L’IMPLICATION DU SALARIE DANS L’ENTREPRISE IN BONIS
La vie de l’entreprise, personne morale, se caractérise par une succession de périodes plus ou moins prospères, à l’image de celle des personnes physiques. Comme pour les personnes physiques, l’idéal des personnes morales est de demeurer dans la prospérité, ou tout au moins, en bonne santé. A ce stade, on parle de l’entreprise in bonis, elle désigne la situation de l’entreprise qui jouit de l’ensemble des droits d’usage et de disposition qui lui sont conférés par le droit sur la gestion de son patrimoine. C’est l’entreprise dont l’entité gouvernante disposerait de l’ensemble des pouvoirs qui lui sont reconnus. Bien évidemment, cet état n’est pas immuable, car comme le disait Jules Romain, tout homme bien portant est un malade qui s’ignore, c’est dire que l’entreprise in bonis mérite également d’être observée. L’entreprise in bonis, serait alors cette entreprise qui, bien qu’exposée aux difficultés, continue de fonctionner, c’est l’entreprise qui n’est pas en cessation des paiements, c’est-à-dire que son actif peut faire face à son passif. A son opposé, l’on a les entreprises qui ayant été placées sous le régime de traitement judiciaire, sont à degrés divers déchues des droits de disposer de leurs biens qui constituent le gage de leurs créanciers.

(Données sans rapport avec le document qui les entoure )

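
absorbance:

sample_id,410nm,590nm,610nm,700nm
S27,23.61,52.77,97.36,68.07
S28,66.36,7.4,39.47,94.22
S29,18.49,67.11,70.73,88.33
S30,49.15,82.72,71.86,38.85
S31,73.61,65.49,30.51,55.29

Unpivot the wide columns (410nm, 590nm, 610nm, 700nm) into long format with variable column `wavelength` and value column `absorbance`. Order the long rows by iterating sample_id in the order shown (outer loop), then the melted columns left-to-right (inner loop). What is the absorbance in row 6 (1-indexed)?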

Il est nécessaire de maintenir l’entreprise saine. Lorsque l’entreprise fonctionne normalement, les créanciers sont payés, le crédit est sauvegardé, le débiteur honorable, les actionnaires conservent leur argent, les collectivités locales perçoivent leurs impôts et leurs taxes, les fournisseurs conservent leur marché, les clients gardent leur approvisionnement et surtout les salariés leur emploi . Toutes les parties prenantes sont positivement affectées par le bon fonctionnement de l’entreprise. C’est légitimement que toutes les parties prenantes s’investissent dans la perpétuation de l’activité de l’entreprise. Les salariés, parties prenantes internes, doivent s’investir dans le maintien de leur source de revenu professionnelle qui leur permet de vivre de manière décente. Cet investissement ou implication se justifie par deux motifs : la nécessité de préserver l’intérêt de l’entreprise et l’impératif de conjurer la crise .

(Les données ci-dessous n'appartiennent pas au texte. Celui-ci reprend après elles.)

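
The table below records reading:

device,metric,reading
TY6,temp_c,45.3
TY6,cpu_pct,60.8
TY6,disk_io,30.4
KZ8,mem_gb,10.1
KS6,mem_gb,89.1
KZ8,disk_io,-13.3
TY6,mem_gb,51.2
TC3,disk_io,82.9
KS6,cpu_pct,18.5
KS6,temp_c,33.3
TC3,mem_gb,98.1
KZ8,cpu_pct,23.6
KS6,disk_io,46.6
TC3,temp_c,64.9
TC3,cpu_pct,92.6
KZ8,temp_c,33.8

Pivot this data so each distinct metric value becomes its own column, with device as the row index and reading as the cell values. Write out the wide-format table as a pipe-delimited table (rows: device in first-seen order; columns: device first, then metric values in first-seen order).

| device | temp_c | cpu_pct | disk_io | mem_gb |
| TY6 | 45.3 | 60.8 | 30.4 | 51.2 |
| KZ8 | 33.8 | 23.6 | -13.3 | 10.1 |
| KS6 | 33.3 | 18.5 | 46.6 | 89.1 |
| TC3 | 64.9 | 92.6 | 82.9 | 98.1 |

Columns: device plus the 4 distinct metric values (temp_c, cpu_pct, disk_io, mem_gb).
For example, row TY6 column temp_c takes reading=45.3 from the long row (TY6, temp_c).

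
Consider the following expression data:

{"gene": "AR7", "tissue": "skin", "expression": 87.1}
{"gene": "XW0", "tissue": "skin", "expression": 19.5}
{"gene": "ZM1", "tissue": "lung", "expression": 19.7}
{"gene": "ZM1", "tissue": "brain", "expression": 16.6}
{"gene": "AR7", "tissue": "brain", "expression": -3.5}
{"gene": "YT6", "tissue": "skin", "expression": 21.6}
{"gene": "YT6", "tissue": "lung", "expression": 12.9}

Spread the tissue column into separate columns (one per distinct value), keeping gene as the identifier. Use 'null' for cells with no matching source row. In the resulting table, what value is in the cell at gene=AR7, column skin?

The long row with gene=AR7, tissue=skin has expression=87.1.

87.1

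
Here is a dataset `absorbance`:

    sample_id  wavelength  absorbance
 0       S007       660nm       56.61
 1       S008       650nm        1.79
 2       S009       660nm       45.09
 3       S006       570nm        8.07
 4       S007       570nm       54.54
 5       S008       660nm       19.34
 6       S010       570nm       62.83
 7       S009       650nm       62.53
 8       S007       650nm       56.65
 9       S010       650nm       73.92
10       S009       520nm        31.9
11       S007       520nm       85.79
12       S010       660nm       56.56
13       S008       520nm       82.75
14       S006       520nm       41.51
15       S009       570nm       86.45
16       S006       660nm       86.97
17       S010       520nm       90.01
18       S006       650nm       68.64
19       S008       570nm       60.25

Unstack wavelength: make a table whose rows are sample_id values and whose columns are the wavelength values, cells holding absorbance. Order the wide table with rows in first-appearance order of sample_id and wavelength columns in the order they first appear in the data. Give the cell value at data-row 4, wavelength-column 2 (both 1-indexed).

With rows in first-appearance order of sample_id, row 4 is sample_id=S006. wavelength columns in first-appearance order: 660nm, 650nm, 570nm, 520nm; column 2 is 650nm.
Long rows with sample_id=S006, wavelength=650nm: absorbance = 68.64.

68.64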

UNE IMPLICATION JUSTIFIEE PAR LA NECESSITE DE PRESERVER L’INTERET DE L’ENTREPRISE
Impliquer le salarié dans la vie de l’entreprise peut a priori paraître prétentieux si l’on se fonde sur l’approche propriétariste des biens, et selon laquelle le titulaire d’un bien devrait avoir l’usus l’abusus et le fructus sur ledit bien. Il ne devrait pas être gêné dans la jouissance de son bien. Sous cet angle, les détenteurs de capitaux seraient fondés à combattre toute irruption qui, de près ou de loin, pourrait gêner leur liberté dans la conduite de leurs affaires. Cependant, comme tout droit universellement reconnu, le droit de propriété connaît un encadrement, lequel est censé garantir son usage dans le respect de l’ordre public. Pour ce qui est du droit des propriétaires de l’entreprise, ils doivent nécessairement s’exercer en conformité avec la préservation de l’intérêt de l’entreprise. L’intérêt de l’entreprise est en effet un vase creux, un idéal tendanciel, et dont la défense et la protection pourraient échoir à tous ceux qui participent de près ou de loin à lavie de l’entreprise.

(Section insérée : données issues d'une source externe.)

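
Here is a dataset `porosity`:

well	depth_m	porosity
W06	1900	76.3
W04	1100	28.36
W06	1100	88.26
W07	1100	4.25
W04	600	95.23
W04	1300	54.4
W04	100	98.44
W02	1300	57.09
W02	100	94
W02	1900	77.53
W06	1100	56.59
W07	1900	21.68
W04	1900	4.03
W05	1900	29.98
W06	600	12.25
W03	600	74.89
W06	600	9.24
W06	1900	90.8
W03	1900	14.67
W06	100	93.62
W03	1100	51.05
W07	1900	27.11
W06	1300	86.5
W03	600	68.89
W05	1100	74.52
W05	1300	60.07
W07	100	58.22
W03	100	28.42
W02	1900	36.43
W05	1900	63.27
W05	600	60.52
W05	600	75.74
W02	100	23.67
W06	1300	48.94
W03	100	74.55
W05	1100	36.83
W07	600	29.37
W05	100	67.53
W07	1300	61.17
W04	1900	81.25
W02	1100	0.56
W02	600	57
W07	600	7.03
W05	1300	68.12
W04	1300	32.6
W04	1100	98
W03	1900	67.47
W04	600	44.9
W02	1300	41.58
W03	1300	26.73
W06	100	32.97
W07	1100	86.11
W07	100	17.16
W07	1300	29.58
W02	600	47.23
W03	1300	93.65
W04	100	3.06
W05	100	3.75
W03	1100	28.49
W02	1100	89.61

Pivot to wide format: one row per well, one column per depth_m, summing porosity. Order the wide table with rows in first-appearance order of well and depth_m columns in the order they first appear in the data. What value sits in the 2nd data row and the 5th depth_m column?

101.50

With rows in first-appearance order of well, row 2 is well=W04. depth_m columns in first-appearance order: 1900, 1100, 600, 1300, 100; column 5 is 100.
Long rows with well=W04, depth_m=100: 98.44 + 3.06 = 101.50.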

La légitimité du salarié à défendre l’intérêt de l’entreprise
Le salariat auquel se soumet volontairement l’individu, lui impose de mettre sa force de travail au service de la production de l’entité à laquelle il est lié. L’individu offre sa prestation et en retour, il reçoit une rétribution, dont le salaire est la forme la plus répandue. Le travail n’a pas qu’une dimension instrumentale. Il revêt des dimensions expressives, lesquelles, niées ou malmenées, participent de cette réalité devenue banale selon laquelle, « les salariés vont mal ». « Gagner sa vie » est une des raisons essentielles de travailler. Ce n’est pas la seule. On travaille aussi pour « être autonome », pour « être inclus » dans le tissu social, pour « se sentir utile » à quelqu’un, l’entreprise ou la société et enfin, on travaille avec l’espoir et la volonté de faire quelque chose d’intéressant . Au-delà de la rétribution, la reconnaissance du salarié comme valeur pensante, pouvant activement réfléchir pour assurer la prospérité de l’entreprise, est un enjeu majeur.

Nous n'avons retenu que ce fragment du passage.